I have a lot of txt files containing product description written in English or other languages. I'm only interested in the txt files containing English. I do not know all the languages the txt may be written in. Those non-English description may also contain English characters such as a url. Is there any algorithm to calculate the ratio of English characters (excluding punctuation) so that if there are more than 50% non-English characters in the txt file, the file will be discarded.
CodePudding user response:
Here is a Wikipedia help page that gives hints on analyzing languages based on the character set used. One would still need to convert that to code, but it is a hint. There's probably no foul-proof way of detecting english. There are other languages as well that do not use diacritics, or a particular text may not. Just from the character set, Dutch and Afrikaans are very close to english, for instance.
So you can use the table to give an estimate on the probability of a piece of text being english, but getting it 100% is hard.
CodePudding user response:
We had a requirement to detect the language used in a given string.

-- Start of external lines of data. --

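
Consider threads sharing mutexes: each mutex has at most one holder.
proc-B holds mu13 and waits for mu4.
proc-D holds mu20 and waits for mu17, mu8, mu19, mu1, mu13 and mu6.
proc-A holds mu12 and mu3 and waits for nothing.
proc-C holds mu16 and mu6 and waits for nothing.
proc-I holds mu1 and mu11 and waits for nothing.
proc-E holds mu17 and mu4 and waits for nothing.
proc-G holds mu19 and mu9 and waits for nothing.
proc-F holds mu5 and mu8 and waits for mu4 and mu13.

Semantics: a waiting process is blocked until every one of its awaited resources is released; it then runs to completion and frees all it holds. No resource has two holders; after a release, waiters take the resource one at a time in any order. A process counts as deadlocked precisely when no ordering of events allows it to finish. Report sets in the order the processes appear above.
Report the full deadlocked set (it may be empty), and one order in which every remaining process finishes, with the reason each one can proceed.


The deadlocked set is empty.
Key observation: every chain of waits terminates; starting from the processes that wait on nothing, all the rest unlock in turn.
A valid finishing order for the others: proc-I, proc-E, proc-C, proc-G, proc-B, proc-F, proc-A, proc-D.
Check, step by step:
  proc-I waits on nothing -> runs at once and releases mu1 and mu11
  proc-E waits on nothing -> runs at once and releases mu17 and mu4
  proc-C waits on nothing -> runs at once and releases mu16 and mu6
  proc-G waits on nothing -> runs at once and releases mu19 and mu9
  proc-B waits on mu4 — all released -> runs and releases mu13
  proc-F waits on mu4 and mu13 — all released -> runs and releases mu5 and mu8
  proc-A waits on nothing -> runs at once and releases mu12 and mu3
  proc-D waits on mu17, mu8, mu19, mu1, mu13 and mu6 — all released -> runs and releases mu20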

We chose to use the first 5 characters of the string for determining the language:
Parse the first 5 characters and store the highest Unicode value.
Check this highest Unicode value against the known Unicode ranges of the languages.
Whichever language's range matches with the value, that's the language.
Obviously this solution isn't 100% accurate, but, it solved our purposes.
For your case, choose any length of characters for determining if the language is English.
Find the highest Unicode value of these characters.
Check this highest value against the Unicode ranges of English(Latin).
If it is within the ranges, you may conclude that the language is English.